Ren did not flinch. His black eyes scanned the Mire. The trees leaned subtly, forming arches like monstrous, predatory creatures newly awakened. Shadows stretched unnaturally, crawling along the mud as if alive.
"This place… is alive," Mira whimpered. "As if it… hates us."
"Not the place," Ren corrected softly, voice even. "The inhabitants. The Mire is their domain."
He gripped his dull dagger—a token of defense against incomprehensible threats—yet held it with measured calm.
"And if it is an entity," he said, narrowing his eyes, "it can be neutralized. It is a solvable problem."
Mira's gaze held disbelief.
"Y-you're insane…?"
"No. Just realistic." His voice remained flat, almost clinical. "If it wants Husks, I will not grant them time."

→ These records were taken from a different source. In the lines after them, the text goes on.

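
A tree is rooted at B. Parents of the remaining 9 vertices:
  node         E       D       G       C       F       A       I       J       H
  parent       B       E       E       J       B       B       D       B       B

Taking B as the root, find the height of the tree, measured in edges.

I sits deepest: B–E–D–I — 3 edges from the root.

3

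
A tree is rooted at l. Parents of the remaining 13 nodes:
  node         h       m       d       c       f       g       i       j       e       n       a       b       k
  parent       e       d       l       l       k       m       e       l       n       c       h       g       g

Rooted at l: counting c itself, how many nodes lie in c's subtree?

The subtree rooted at c contains: c, n, e, h, i, a — 6 nodes.

6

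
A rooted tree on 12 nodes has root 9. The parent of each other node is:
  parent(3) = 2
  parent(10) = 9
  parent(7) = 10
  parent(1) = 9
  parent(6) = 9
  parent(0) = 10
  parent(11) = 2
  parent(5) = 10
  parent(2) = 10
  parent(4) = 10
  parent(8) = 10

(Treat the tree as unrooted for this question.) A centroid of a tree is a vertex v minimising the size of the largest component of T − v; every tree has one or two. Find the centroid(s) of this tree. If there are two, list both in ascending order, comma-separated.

10

Delete 10: the remaining components have sizes 3, 3, 1, 1, 1, 1, 1. Max 3 ≤ 6, so 10 is a centroid.
No neighbour of 10 does as well, so 10 is the unique centroid.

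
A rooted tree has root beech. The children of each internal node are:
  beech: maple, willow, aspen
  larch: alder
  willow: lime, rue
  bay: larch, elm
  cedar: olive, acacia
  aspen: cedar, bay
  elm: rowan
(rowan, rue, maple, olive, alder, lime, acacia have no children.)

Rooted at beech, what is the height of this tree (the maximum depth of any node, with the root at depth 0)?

4

rowan sits deepest: beech – aspen – bay – elm – rowan — 4 edges from the root.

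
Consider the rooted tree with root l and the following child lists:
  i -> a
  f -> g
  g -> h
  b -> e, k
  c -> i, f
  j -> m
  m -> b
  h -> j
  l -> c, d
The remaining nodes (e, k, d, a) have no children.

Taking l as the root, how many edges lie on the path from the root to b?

Path from l to b: l – c – f – g – h – j – m – b, which has 7 edges.

7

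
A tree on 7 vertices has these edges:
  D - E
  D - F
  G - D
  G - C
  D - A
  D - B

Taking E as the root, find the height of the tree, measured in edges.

3

C sits deepest: E–D–G–C — 3 edges from the root.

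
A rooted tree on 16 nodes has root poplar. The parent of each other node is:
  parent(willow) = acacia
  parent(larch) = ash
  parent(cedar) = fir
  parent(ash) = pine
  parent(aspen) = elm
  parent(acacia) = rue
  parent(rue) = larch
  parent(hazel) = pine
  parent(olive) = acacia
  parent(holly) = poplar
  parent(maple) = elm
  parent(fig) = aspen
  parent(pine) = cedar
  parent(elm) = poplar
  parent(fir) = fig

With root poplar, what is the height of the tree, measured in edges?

A deepest node is olive, reached by poplar – elm – aspen – fig – fir – cedar – pine – ash – larch – rue – acacia – olive.
That path has 11 edges, so the height is 11.

11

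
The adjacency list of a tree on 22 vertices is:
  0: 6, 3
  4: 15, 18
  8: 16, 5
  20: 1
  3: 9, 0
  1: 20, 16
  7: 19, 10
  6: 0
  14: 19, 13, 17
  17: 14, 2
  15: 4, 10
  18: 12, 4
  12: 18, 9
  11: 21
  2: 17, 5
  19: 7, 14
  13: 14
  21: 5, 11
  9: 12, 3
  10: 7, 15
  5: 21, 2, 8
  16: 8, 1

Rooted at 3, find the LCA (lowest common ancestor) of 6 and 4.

Ancestors of 6 (toward the root): 6, 0, 3.
Ancestors of 4: 4, 18, 12, 9, 3.
The deepest node appearing in both lists is 3.

3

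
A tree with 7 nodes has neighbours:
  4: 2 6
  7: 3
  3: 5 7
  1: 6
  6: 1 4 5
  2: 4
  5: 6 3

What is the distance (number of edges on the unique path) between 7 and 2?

5

Walking from 7: 7–3–5–6–4–2. Length 5.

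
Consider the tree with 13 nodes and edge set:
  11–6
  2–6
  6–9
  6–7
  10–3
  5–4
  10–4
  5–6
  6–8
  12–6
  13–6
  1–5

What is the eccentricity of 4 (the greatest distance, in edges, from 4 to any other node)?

The node farthest from 4 is 11 (9, 12, 7, 13, 2, 8 also at distance 3), via 4-5-6-11 — 3 edges.

3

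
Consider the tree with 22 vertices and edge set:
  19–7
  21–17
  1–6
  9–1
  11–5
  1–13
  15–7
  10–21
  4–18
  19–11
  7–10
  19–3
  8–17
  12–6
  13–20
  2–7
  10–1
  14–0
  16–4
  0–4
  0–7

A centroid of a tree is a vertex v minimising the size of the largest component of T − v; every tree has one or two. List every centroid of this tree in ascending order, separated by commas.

If 7 is removed the pieces have sizes 10, 5, 4, 1, 1, all ≤ ⌊22/2⌋ = 11.
No neighbour of 7 does as well, so 7 is the unique centroid.

7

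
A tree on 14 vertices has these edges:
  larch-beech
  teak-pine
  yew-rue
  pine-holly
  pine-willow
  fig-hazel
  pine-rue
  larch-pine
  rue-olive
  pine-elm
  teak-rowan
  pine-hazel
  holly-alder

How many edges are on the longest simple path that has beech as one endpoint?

4

The node farthest from beech is olive (alder, rowan, fig, yew also at distance 4), via beech – larch – pine – rue – olive — 4 edges.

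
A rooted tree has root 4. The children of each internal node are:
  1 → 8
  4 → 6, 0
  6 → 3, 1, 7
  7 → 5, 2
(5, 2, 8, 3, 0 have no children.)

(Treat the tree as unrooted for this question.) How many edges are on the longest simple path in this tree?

4

Starting from 0, a farthest node is 2 at distance 4.
One longest path: 0 - 4 - 6 - 7 - 2.
So the diameter is 4.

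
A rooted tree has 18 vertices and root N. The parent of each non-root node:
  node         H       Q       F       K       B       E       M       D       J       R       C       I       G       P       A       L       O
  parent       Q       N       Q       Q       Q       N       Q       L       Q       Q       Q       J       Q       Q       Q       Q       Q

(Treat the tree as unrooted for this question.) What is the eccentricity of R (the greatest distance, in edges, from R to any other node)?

3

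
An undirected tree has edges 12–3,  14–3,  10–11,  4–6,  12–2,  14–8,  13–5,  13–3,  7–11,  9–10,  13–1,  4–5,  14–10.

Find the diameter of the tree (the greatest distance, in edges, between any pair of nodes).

BFS from 6 reaches 7 last, at distance 8; BFS from 7 confirms no node is farther.
Path: 6–4–5–13–3–14–10–11–7.

8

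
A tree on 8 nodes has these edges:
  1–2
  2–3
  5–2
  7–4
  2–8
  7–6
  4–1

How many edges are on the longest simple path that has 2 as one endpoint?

A farthest node from 2 is 6.
The path 2-1-4-7-6 has 4 edges.

4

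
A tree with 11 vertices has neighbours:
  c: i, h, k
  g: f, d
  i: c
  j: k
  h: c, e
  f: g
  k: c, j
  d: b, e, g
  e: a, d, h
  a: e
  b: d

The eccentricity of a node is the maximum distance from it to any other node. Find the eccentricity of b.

A farthest node from b is j.
The path b–d–e–h–c–k–j has 6 edges.

6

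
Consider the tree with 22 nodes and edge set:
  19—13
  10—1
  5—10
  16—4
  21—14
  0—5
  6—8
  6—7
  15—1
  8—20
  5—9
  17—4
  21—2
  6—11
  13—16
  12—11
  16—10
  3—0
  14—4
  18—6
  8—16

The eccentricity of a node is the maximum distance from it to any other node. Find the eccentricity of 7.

7

Distances from 7 peak at 7, attained at 2 (3 also at distance 7).
7-6-8-16-4-14-21-2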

The mud beneath them shivered. A subtle, almost conscious ripple spread outward, the pulse of something newly awakened. A long, drawn breath echoed through the Mire, invisible and vast.
Mira pressed against him, trembling violently.
"R-Ren… something's moving beneath…"
"I know."
Ren did not retreat. His steps sank into the mud, deliberate, unhurried. The earth split slightly, forming a circular gap like a gaping mouth, as if the Mire itself exhaled in anticipation.
Then came the horror.
A hand emerged. Skinless, bruised, fingers unnaturally long, clawing upward from the muck. The form of a body followed, face pale, eyes vacant, jaw slack. Mira screamed, recognition and terror colliding.
"It… it's my friend! Darrin!"
Ren's eyes did not waver.
"He is no longer your friend. He is an infected construct."
The Husk stepped forward, stiffly, each motion jagged and unnatural. Its empty gaze reflected only the swamp, the dark, and the hunger for consciousness.
Mira stepped back, weeping.
"Darrin… forgive me…"
Ren's hand tightened around his dagger.
"Do not approach. Maintain optimal distance."
The Husk froze. Its head snapped toward him, movements jagged like shattered bones. Its mouth opened wide—too wide, unnatural, a silent scream of the void.
From within came the whisper: sharper, clearer.
[Your body…]
[You… EMPTY VESSEL…]
Ren's pupils narrowed.
Four more shadows emerged, skeletal and broken, rising from the mire's depths. The ground quaked beneath them, a pulse resonating in time with the unseen heart of the Mire.
The whispers fused, forming one sentence, scraping across the edges of Ren's mind:
[YOU… HAVE RETURNED…]
Mira paled, clutching him.
"Ren… what… what do they mean?"
"Quiet," he said sharply. His dagger held, stance wide, pupils like black slits.
He had anticipated this.
"I knew they would come… but not this quickly."
The mud sank slightly, as though breathing, a slow, deliberate inhale of the Mire itself. Ren adjusted his footing, analyzing every subtle vibration.
"Prepare yourself, Mira."
The Husks advanced, hollow wails fracturing the silence, the swamp itself alive with their collective menace.
Ren smiled faintly—cold, precise, fearless. The Siphon Mire now fully recognized his presence.
It no longer whispered. It observed, calculated, and tested the edges of his mind. Somewhere within, a voice—older than the swamp itself—hollow, jagged, and patient, probed at his consciousness:
"Ren Vallis… you belong to this place… and it will not let you leave."
The swamp pulsed beneath their feet, aware, patient, waiting. Deep within, Ren felt the first tremor of fear—not for himself, but for the shadow of what he might become.